Keep moving forward. You'll get there.
 
That latest damage discovery looks like a repair job for concrete ramp damage or trailer mishap. The previous owner's statements do no align with that, as you noted. That's a pretty big area for no glass. I've seen small epoxy-only patches but given the size of that area I'd feel better had it been glassed.

Keep moving forward. You'll get there.
This is exactly what is was thinking: that corner hit the ground or something hit it hard.
The previous owner either wasn’t the original owner or wasn’t completely honest with you. Or both.
At this point keep plugging away unless you find additional significant damage.
 
SJ, I have purchased pretty much all the materials needed to do the rebuild. I have all of the resin and fiberglass sitting here in the garage ready to go. I have the sheet of Coosa staring at me too. I've also been chipping away at rebuilding the trailer. The bunks were trash and anything not galvanized was rusted to oblivion. I have pretty much planned my duck hunting adventures this season around this boat being ready, so I've got to get to work!
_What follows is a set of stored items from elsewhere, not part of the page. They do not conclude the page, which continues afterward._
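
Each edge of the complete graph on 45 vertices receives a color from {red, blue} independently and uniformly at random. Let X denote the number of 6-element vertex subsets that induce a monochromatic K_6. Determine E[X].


Let X = Σ_S X_S over the C(45, 6) = 8145060 subsets S of size 6, where X_S = 1 if the K_6 on S is monochromatic.
For a fixed S, the K_6 on S has C(6, 2) = 15 edges. P[all 15 edges red] = (1/2)^15, and likewise for blue, so P[monochromatic] = 2·(1/2)^15 = 2^{1 − 15} = 1/16384.
Summing: E[X] = C(45, 6) · 2^{1 − 15} = 8145060 · 1/16384 = 2036265/4096.
Numerically: E[X] ≈ 497.1350.

E[X] = C(45,6)·2^(1−C(6,2)) = 2036265/4096 ≈ 497.1350.


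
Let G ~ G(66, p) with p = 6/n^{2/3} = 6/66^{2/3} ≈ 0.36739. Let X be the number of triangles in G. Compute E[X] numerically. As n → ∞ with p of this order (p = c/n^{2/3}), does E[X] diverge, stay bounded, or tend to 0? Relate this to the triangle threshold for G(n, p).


Number of potential triangles: C(66, 3) = 45760.
Each occurs with probability p³ ≈ (0.36739)³ ≈ 4.9586777e-02.
By linearity: E[X] = C(66, 3)·p³ ≈ 45760 · 4.9586777e-02 ≈ 2269.09091.
Since α = 2/3 < 1, p = c/n^{2/3} ≫ 1/n is above the triangle threshold p ~ 1/n. Asymptotically E[X] ~ (c³/6)·n^{3(1−α)} = (6³/6)·n^{1} → ∞; triangles are abundant w.h.p.

E[X] ≈ 2269.09091; in regime p = Θ(1/n^{2/3}) E[X] diverges (above the triangle threshold p ~ 1/n).


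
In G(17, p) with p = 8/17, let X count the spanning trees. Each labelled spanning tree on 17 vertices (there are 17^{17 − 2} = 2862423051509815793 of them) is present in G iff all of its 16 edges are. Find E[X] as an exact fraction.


K_17 has 17^{17 − 2} = 2862423051509815793 labelled spanning trees.
For each such spanning tree H, let X_H = 1 if all 16 edges of H are present in G. Then P[X_H = 1] = p^{16} = (8/17)^{16} = 281474976710656/48661191875666868481.
Summing the indicators: E[X] = Σ_H E[X_H] = 2862423051509815793 · p^{16} = 2862423051509815793 · 281474976710656/48661191875666868481 = 281474976710656/17.
Numerically: E[X] ≈ 1.6557e+13.

E[X] = 2862423051509815793 · (8/17)^{16} = 281474976710656/17 ≈ 1.6557e+13.


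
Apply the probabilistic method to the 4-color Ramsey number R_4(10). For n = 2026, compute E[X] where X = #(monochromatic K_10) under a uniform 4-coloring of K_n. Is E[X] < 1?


E[X] = C(2026, 10) · 4^{1 − 45} = 314029205130126398094885285 · 4^{−44} = 314029205130126398094885285/309485009821345068724781056.
As a reduced fraction: E[X] = 314029205130126398094885285/309485009821345068724781056 ≈ 1.015.
Is E[X] < 1? NO.
Since E[X] ≥ 1, the first-moment bound is inconclusive at n = 2026; it does NOT by itself certify R_4(10) > 2026.

E[X] = 314029205130126398094885285/309485009821345068724781056 ≈ 1.015; E[X] ≥ 1; first-moment method inconclusive here.


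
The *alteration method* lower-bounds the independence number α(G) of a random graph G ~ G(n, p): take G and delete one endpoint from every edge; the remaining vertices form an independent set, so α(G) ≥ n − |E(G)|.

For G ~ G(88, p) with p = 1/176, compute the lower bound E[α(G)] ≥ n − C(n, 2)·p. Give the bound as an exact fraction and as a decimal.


E[|E(G)|] = C(88, 2)·p = 3828 · (1/176) = 87/4.
E[α(G)] ≥ n − E[|E(G)|] = 88 − 87/4 = 265/4.
Numerically: ≈ 66.2500.
(This is only a lower bound; the true E[α(G)] may be larger.)

E[α(G)] ≥ 265/4 ≈ 66.2500.


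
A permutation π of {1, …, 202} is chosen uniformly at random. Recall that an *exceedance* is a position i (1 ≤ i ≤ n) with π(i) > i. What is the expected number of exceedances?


Write X = Σ_{i=1}^{202} X_i, where X_i = 1_{π(i) > i}.
For each fixed i, π(i) is uniform over {1, …, 202} (marginal of a uniform permutation), so P[π(i) > i] = (n − i)/n. Summing: Σ_{i=1}^{202} (n − i)/n = (0 + 1 + … + 201)/202 = 202(202 − 1)/(2·202) = (202 − 1)/2.
Hence E[X] = Σ_{i=1}^{202} (202 − i)/202 = 201/2 ≈ 100.50000.

E[X] = 201/2 = 100.50000.


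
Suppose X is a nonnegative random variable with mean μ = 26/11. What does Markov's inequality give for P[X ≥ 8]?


μ = E[X] = 26/11, a = 8.
Markov: P[X ≥ 8] ≤ μ/a = (26/11)/8 = 13/44.
Numerically: ≈ 0.295455.
(Since a = 8 > μ = 2.363636, the bound 13/44 is < 1 and informative.)

P[X ≥ 8] ≤ 13/44 ≈ 0.295455.


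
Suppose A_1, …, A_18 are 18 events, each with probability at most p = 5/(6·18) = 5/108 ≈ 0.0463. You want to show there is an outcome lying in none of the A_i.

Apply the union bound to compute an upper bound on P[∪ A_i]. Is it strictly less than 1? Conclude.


Union bound: P[∪_{i=1}^{18} A_i] ≤ Σ_i P[A_i] ≤ 18·p = 18·(5/108) = 5/6.
Numerically: 5/6 ≈ 0.8333.
Is 5/6 < 1? YES.
Since P[∪ A_i] ≤ 5/6 < 1, the complement has P[∩ A_i^c] ≥ 1 − 5/6 = 1/6 > 0, so some outcome avoids every A_i.

18·p = 5/6 ≈ 0.8333; existence CERTIFIED by the union bound.


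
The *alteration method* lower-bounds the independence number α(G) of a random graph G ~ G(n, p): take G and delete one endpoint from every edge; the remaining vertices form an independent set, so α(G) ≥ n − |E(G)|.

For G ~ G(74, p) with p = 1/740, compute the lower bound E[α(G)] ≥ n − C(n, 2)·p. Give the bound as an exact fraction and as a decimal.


E[|E(G)|] = C(74, 2)·p = 2701 · (1/740) = 73/20.
E[α(G)] ≥ n − E[|E(G)|] = 74 − 73/20 = 1407/20.
Numerically: ≈ 70.350000.
(This is only a lower bound; the true E[α(G)] may be larger.)

E[α(G)] ≥ 1407/20 ≈ 70.350000.


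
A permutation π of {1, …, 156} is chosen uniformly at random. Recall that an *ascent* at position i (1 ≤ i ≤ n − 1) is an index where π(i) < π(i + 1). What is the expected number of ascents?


Write X = Σ X_I over i = 1, …, 155, with X_I the indicator of one ascent.
There are 155 indicators.
For each fixed i, the pair (π(i), π(i+1)) is a uniformly random ordered pair of distinct values from {1, …, 156}; by symmetry P[π(i) < π(i+1)] = 1/2.
By linearity: E[X] = 155 · (1/2) = (156 − 1) · (1/2) = 155/2 ≈ 77.500000.

E[X] = 155/2 = 77.500000.


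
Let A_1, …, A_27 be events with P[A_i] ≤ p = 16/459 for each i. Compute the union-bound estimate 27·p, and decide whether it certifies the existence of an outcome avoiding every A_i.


Union bound: P[∪_{i=1}^{27} A_i] ≤ Σ_i P[A_i] ≤ 27·p = 27·(16/459) = 16/17.
Numerically: 16/17 ≈ 0.94118.
Is 16/17 < 1? YES.
Since P[∪ A_i] ≤ 16/17 < 1, the complement has P[∩ A_i^c] ≥ 1 − 16/17 = 1/17 > 0, so some outcome avoids every A_i.

27·p = 16/17 ≈ 0.94118; existence CERTIFIED by the union bound.


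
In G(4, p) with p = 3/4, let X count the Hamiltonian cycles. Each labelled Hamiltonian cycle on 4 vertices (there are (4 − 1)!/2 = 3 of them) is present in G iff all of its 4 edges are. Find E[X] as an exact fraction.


K_4 has (4 − 1)!/2 = 3 labelled Hamiltonian cycles.
For each such Hamiltonian cycle H, let X_H = 1 if all 4 edges of H are present in G. Then P[X_H = 1] = p^{4} = (3/4)^{4} = 81/256.
By linearity: E[X] = Σ_H E[X_H] = 3 · p^{4} = 3 · 81/256 = 243/256.
Numerically: E[X] ≈ 0.949219.

E[X] = 3 · (3/4)^{4} = 243/256 ≈ 0.949219.


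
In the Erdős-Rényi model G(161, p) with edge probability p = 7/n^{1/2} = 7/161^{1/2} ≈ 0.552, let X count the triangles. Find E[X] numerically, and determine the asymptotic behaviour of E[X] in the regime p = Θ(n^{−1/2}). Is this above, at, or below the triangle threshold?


Number of potential triangles: C(161, 3) = 682640.
Each occurs with probability p³ ≈ (0.552)³ ≈ 1.67902e-01.
By linearity: E[X] = C(161, 3)·p³ ≈ 682640 · 1.67902e-01 ≈ 114616.473.
Since α = 1/2 < 1, p = c/n^{1/2} ≫ 1/n is above the triangle threshold p ~ 1/n. Asymptotically E[X] ~ (c³/6)·n^{3(1−α)} = (7³/6)·n^{1.5} → ∞; triangles are abundant w.h.p.

E[X] ≈ 114616.473; in regime p = Θ(1/n^{1/2}) E[X] diverges (above the triangle threshold p ~ 1/n).


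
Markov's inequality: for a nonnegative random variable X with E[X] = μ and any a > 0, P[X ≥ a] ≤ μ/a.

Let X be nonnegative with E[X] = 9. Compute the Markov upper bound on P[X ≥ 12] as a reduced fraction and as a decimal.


μ = E[X] = 9, a = 12.
Markov: P[X ≥ 12] ≤ μ/a = (9)/12 = 3/4.
Numerically: ≈ 0.750000.
(Since a = 12 > μ = 9.000000, the bound 3/4 is < 1 and informative.)

P[X ≥ 12] ≤ 3/4 ≈ 0.750000.


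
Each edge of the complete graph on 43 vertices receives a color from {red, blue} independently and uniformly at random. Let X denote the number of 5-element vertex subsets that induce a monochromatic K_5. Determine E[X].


Let X = Σ_S X_S over the C(43, 5) = 962598 subsets S of size 5, where X_S = 1 if the K_5 on S is monochromatic.
For a fixed S, the K_5 on S has C(5, 2) = 10 edges. P[all 10 edges red] = (1/2)^10, and likewise for blue, so P[monochromatic] = 2·(1/2)^10 = 2^{1 − 10} = 1/512.
Summing: E[X] = C(43, 5) · 2^{1 − 10} = 962598 · 1/512 = 481299/256.
Numerically: E[X] ≈ 1880.0742.

E[X] = C(43,5)·2^(1−C(5,2)) = 481299/256 ≈ 1880.0742.


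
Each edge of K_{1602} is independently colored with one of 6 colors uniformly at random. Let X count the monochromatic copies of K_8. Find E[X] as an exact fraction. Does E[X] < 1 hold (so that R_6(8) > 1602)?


E[X] = C(1602, 8) · 6^{1 − 28} = 1057248389245018627800 · 6^{−27} = 1057248389245018627800/1023490369077469249536.
As a reduced fraction: E[X] = 14684005406180814275/14215144014964850688 ≈ 1.0330.
Is E[X] < 1? NO.
Since E[X] ≥ 1, the first-moment bound is inconclusive at n = 1602; it does NOT by itself certify R_6(8) > 1602.

E[X] = 14684005406180814275/14215144014964850688 ≈ 1.0330; E[X] ≥ 1; first-moment method inconclusive here.


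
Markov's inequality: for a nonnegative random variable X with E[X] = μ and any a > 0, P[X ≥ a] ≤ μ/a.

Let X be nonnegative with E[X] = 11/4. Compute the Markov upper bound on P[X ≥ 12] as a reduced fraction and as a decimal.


μ = E[X] = 11/4, a = 12.
Markov: P[X ≥ 12] ≤ μ/a = (11/4)/12 = 11/48.
Numerically: ≈ 0.2292.
(Since a = 12 > μ = 2.7500, the bound 11/48 is < 1 and informative.)

P[X ≥ 12] ≤ 11/48 ≈ 0.2292.


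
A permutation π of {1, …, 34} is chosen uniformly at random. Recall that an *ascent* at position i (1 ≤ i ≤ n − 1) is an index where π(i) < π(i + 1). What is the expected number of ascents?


Write X = Σ X_I over i = 1, …, 33, with X_I the indicator of one ascent.
There are 33 indicators.
For each fixed i, the pair (π(i), π(i+1)) is a uniformly random ordered pair of distinct values from {1, …, 34}; by symmetry P[π(i) < π(i+1)] = 1/2.
By linearity: E[X] = 33 · (1/2) = (34 − 1) · (1/2) = 33/2 ≈ 16.500000.

E[X] = 33/2 = 16.500000.


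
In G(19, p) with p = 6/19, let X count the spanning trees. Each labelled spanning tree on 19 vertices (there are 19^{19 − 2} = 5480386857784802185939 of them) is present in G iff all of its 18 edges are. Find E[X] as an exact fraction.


K_19 has 19^{19 − 2} = 5480386857784802185939 labelled spanning trees.
For each such spanning tree H, let X_H = 1 if all 18 edges of H are present in G. Then P[X_H = 1] = p^{18} = (6/19)^{18} = 101559956668416/104127350297911241532841.
By linearity of expectation: E[X] = Σ_H E[X_H] = 5480386857784802185939 · p^{18} = 5480386857784802185939 · 101559956668416/104127350297911241532841 = 101559956668416/19.
Numerically: E[X] ≈ 5.345e+12.

E[X] = 5480386857784802185939 · (6/19)^{18} = 101559956668416/19 ≈ 5.345e+12.


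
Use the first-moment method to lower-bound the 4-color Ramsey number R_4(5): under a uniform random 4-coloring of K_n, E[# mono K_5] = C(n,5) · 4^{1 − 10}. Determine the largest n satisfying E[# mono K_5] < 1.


We need C(n, 5) · 4^{1 − 10} < 1, i.e. C(n, 5) < 4^{10 − 1} = 262144.
Check values of n near the boundary:
  n = 31: C(31, 5) = 169911; 169911 < 262144? YES
  n = 32: C(32, 5) = 201376; 201376 < 262144? YES
  n = 33: C(33, 5) = 237336; 237336 < 262144? YES
  n = 34: C(34, 5) = 278256; 278256 < 262144? NO
  n = 35: C(35, 5) = 324632; 324632 < 262144? NO
  n = 36: C(36, 5) = 376992; 376992 < 262144? NO
The largest n with C(n, 5) < 262144 is n = 33 (where E[X] = 29667/32768 ≈ 0.90536). Hence R_4(5) > 33, i.e. R_4(5) ≥ 34.

Largest n = 33; hence R_4(5) > 33.


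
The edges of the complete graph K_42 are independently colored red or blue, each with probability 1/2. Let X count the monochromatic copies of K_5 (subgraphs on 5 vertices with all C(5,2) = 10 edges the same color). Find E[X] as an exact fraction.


Let X = Σ_S X_S over the C(42, 5) = 850668 subsets S of size 5, where X_S = 1 if the K_5 on S is monochromatic.
For a fixed S, the K_5 on S has C(5, 2) = 10 edges. P[all 10 edges red] = (1/2)^10, and likewise for blue, so P[monochromatic] = 2·(1/2)^10 = 2^{1 − 10} = 1/512.
By linearity of expectation: E[X] = C(42, 5) · 2^{1 − 10} = 850668 · 1/512 = 212667/128.
Numerically: E[X] ≈ 1661.461.

E[X] = C(42,5)·2^(1−C(5,2)) = 212667/128 ≈ 1661.461.


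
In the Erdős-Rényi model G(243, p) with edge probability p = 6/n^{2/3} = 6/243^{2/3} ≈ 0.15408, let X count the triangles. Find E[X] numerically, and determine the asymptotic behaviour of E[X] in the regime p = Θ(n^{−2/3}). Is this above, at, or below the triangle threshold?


Number of potential triangles: C(243, 3) = 2362041.
Each occurs with probability p³ ≈ (0.15408)³ ≈ 3.6579790e-03.
By linearity: E[X] = C(243, 3)·p³ ≈ 2362041 · 3.6579790e-03 ≈ 8640.29630.
Since α = 2/3 < 1, p = c/n^{2/3} ≫ 1/n is above the triangle threshold p ~ 1/n. Asymptotically E[X] ~ (c³/6)·n^{3(1−α)} = (6³/6)·n^{1} → ∞; triangles are abundant w.h.p.

E[X] ≈ 8640.29630; in regime p = Θ(1/n^{2/3}) E[X] diverges (above the triangle threshold p ~ 1/n).


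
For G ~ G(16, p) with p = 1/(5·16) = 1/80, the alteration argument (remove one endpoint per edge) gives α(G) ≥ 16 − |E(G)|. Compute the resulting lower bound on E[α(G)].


E[|E(G)|] = C(16, 2)·p = 120 · (1/80) = 3/2.
E[α(G)] ≥ n − E[|E(G)|] = 16 − 3/2 = 29/2.
Numerically: ≈ 14.500000.
(This is only a lower bound; the true E[α(G)] may be larger.)

E[α(G)] ≥ 29/2 ≈ 14.500000.


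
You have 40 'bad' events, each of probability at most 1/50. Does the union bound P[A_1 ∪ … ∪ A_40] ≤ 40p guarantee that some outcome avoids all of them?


Union bound: P[∪_{i=1}^{40} A_i] ≤ Σ_i P[A_i] ≤ 40·p = 40·(1/50) = 4/5.
Numerically: 4/5 ≈ 0.800000.
Is 4/5 < 1? YES.
Since P[∪ A_i] ≤ 4/5 < 1, the complement has P[∩ A_i^c] ≥ 1 − 4/5 = 1/5 > 0, so some outcome avoids every A_i.

40·p = 4/5 ≈ 0.800000; existence CERTIFIED by the union bound.


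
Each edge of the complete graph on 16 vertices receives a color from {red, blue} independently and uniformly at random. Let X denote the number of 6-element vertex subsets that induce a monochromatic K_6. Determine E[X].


Let X = Σ_S X_S over the C(16, 6) = 8008 subsets S of size 6, where X_S = 1 if the K_6 on S is monochromatic.
For a fixed S, the K_6 on S has C(6, 2) = 15 edges. P[all 15 edges red] = (1/2)^15, and likewise for blue, so P[monochromatic] = 2·(1/2)^15 = 2^{1 − 15} = 1/16384.
By linearity of expectation: E[X] = C(16, 6) · 2^{1 − 15} = 8008 · 1/16384 = 1001/2048.
Numerically: E[X] ≈ 0.4888.

E[X] = C(16,6)·2^(1−C(6,2)) = 1001/2048 ≈ 0.4888.


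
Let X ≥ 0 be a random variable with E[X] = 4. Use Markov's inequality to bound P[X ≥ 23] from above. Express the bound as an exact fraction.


μ = E[X] = 4, a = 23.
Markov: P[X ≥ 23] ≤ μ/a = (4)/23 = 4/23.
Numerically: ≈ 0.17391.
(Since a = 23 > μ = 4.00000, the bound 4/23 is < 1 and informative.)

P[X ≥ 23] ≤ 4/23 ≈ 0.17391.


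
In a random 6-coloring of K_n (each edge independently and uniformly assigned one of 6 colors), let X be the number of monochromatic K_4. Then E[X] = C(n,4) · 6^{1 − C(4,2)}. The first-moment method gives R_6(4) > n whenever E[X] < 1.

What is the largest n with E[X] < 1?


We need C(n, 4) · 6^{1 − 6} < 1, i.e. C(n, 4) < 6^{6 − 1} = 7776.
Check values of n near the boundary:
  n = 18: C(18, 4) = 3060; 3060 < 7776? YES
  n = 19: C(19, 4) = 3876; 3876 < 7776? YES
  n = 20: C(20, 4) = 4845; 4845 < 7776? YES
  n = 21: C(21, 4) = 5985; 5985 < 7776? YES
  n = 22: C(22, 4) = 7315; 7315 < 7776? YES
  n = 23: C(23, 4) = 8855; 8855 < 7776? NO
  n = 24: C(24, 4) = 10626; 10626 < 7776? NO
The largest n with C(n, 4) < 7776 is n = 22 (where E[X] = 7315/7776 ≈ 0.9407150). Hence R_6(4) > 22, i.e. R_6(4) ≥ 23.

Largest n = 22; hence R_6(4) > 22.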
Eric, Carl, or any others, any insight on how to repair this patch? Try to grind down/scarf and then reglass? Or just say heck with it and glass the whole bottom of the boat?
 
SJ, I have purchased pretty much all the materials needed to do the rebuild. I have all of the resin and fiberglass sitting here in the garage ready to go. I have the sheet of Coosa staring at me too. I've also been chipping away at rebuilding the trailer. The bunks were trash and anything not galvanized was rusted to oblivion. I have pretty much planned my duck hunting adventures this season around this boat being ready, so I've got to get to work!

Eric, Carl, or any others, any insight on how to repair this patch? Try to grind down/scarf and then reglass? Or just say heck with it and glass the whole bottom of the boat?
I will have to defer to others, since 2003, all my experience has been with aluminum boats!